Federal Spending & The Budget

Despite Abuses, Legal Services Survives

The Legal Services Corporation was created in 1974 to help low-income families with legal problems. But the agency has a history of turning away poor clients with valid legal needs in favor of concentrating on left-wing political projects, critics say.

Kenneth F. Boehm, a former counsel to the LSC board, has compiled a list of the organization's abuses.
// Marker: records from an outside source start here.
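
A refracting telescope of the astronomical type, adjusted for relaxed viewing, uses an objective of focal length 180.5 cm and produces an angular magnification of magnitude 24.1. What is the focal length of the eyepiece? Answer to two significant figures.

|M| = f_obj/f_eye, so f_eye = f_obj/|M| = 180.5/24.1 = 7.490 cm.

7.5 cm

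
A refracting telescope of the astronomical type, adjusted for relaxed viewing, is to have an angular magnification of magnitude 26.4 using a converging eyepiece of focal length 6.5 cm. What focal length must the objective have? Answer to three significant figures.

|M| = f_obj/|f_eye|, so f_obj = |M| x |f_eye| = 26.4 x 6.5 = 171.600 cm.

172 cm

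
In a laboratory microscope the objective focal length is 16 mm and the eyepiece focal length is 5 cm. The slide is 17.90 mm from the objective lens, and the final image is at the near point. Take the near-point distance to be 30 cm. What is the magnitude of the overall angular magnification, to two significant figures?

59

Convert to cm: f_obj = 16 mm = 1.6 cm; d_o = 17.90 mm = 1.79 cm.
Objective: 1/d_i = 1/f_obj - 1/d_o = 1/1.6 - 1/1.79 = 0.06634 cm^-1, so d_i = 15.074 cm.
m_obj = -d_i/d_o = -15.074/1.79 = -8.421.
Eyepiece angular magnification (image at near point): M_eye = 1 + D/f_e = 1 + 30/5 = 7.000.
Overall M = m_obj x M_eye = (-8.421)(7.000) = -58.95.
|M| = 58.95.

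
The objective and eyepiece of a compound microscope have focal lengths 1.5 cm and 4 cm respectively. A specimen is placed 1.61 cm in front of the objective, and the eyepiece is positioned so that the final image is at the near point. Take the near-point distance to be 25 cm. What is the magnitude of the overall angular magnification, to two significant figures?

99

Objective: 1/d_i = 1/f_obj - 1/d_o = 1/1.5 - 1/1.61 = 0.04555 cm^-1, so d_i = 21.955 cm.
m_obj = -d_i/d_o = -21.955/1.61 = -13.636.
Eyepiece angular magnification (image at near point): M_eye = 1 + D/f_e = 1 + 25/4 = 7.250.
Overall M = m_obj x M_eye = (-13.636)(7.250) = -98.86.
|M| = 98.86.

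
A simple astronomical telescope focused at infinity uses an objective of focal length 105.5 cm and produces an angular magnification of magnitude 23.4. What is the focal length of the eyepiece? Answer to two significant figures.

|M| = f_obj/f_eye, so f_eye = f_obj/|M| = 105.5/23.4 = 4.509 cm.

4.5 cm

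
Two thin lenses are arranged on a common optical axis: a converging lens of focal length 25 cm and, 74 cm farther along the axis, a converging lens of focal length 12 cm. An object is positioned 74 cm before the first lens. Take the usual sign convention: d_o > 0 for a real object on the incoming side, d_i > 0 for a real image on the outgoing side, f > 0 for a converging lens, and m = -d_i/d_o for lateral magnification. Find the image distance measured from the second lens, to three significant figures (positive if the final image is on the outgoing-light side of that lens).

Lens 1: 1/d_i1 = 1/f_1 - 1/d_o1 = 1/25 - 1/74 = 0.02649 cm^-1, so d_i1 = 37.755 cm.
Object distance for lens 2: d_o2 = 74 - 37.755 = 36.245 cm.
Lens 2: 1/d_i2 = 1/f_2 - 1/d_o2 = 1/12 - 1/(36.245) = 0.05574 cm^-1, so d_i2 = 17.939 cm.

17.9 cm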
Here are a few examples:

  • A Massachusetts LSC affiliate sued to have a lottery winner who had spent his $75,000 in winnings on drugs and gambling reinstated to welfare rolls.
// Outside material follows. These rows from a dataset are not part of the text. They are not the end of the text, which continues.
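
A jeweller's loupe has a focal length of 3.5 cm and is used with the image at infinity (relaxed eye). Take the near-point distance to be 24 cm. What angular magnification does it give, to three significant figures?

6.86

M = D/f = 24/3.5 = 6.857.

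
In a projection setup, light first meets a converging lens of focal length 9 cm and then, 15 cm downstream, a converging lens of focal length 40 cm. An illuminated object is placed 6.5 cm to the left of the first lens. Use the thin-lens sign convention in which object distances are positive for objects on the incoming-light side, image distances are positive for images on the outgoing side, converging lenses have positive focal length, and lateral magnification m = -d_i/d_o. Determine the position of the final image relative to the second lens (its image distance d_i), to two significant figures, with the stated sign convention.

Lens 1: 1/d_i1 = 1/f_1 - 1/d_o1 = 1/9 - 1/6.5 = -0.04274 cm^-1, so d_i1 = -23.400 cm.
With d_i1 < 0 the first image is virtual and lies on the object side; the object distance for lens 2 is d_o2 = 15 - (-23.400) = 38.400 cm.
Lens 2: 1/d_i2 = 1/f_2 - 1/d_o2 = 1/40 - 1/(38.400) = -0.00104 cm^-1, so d_i2 = -960.000 cm.

-960 cm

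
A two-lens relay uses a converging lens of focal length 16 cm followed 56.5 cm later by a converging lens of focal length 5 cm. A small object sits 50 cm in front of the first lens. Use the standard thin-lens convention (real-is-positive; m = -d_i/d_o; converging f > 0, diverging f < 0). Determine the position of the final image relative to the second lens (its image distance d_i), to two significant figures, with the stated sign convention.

First lens: d_i1 = 1/(1/16 - 1/50) = 23.529 cm.
Object distance for lens 2: d_o2 = 56.5 - 23.529 = 32.971 cm.
Second lens: d_i2 = 1/(1/5 - 1/(32.971)) = 5.894 cm.

5.9 cm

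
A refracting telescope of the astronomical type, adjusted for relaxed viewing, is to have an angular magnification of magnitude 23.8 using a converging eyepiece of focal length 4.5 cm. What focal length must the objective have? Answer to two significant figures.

|M| = f_obj/|f_eye|, so f_obj = |M| x |f_eye| = 23.8 x 4.5 = 107.100 cm.

110 cm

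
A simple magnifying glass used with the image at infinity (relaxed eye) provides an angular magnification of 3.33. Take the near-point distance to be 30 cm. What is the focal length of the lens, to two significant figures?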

  • An affiliate in Buffalo, N.Y., sued in 1996 to help a man collect disability -- even though a judge had found that his only disability was laziness.

  • An LSC grantee successfully sued the Social Security Administration to make it pay benefits to substance abusers -- resulting in a $1.4 billion a year pay-out to 250,000 drug addicts and alcoholics.

Although a House subcommittee has recommended that the LSC budget be cut from $283 million to $141 million, the Senate last week voted to boost it to $300 million.

Experts say poor people in need of legal representation aren't suffering. Lawyers throughout the nation donated pro bono hours valued at $3.3 billion to the poor in 1995. That effort dwarfs the LSC budget for that year of $400 million.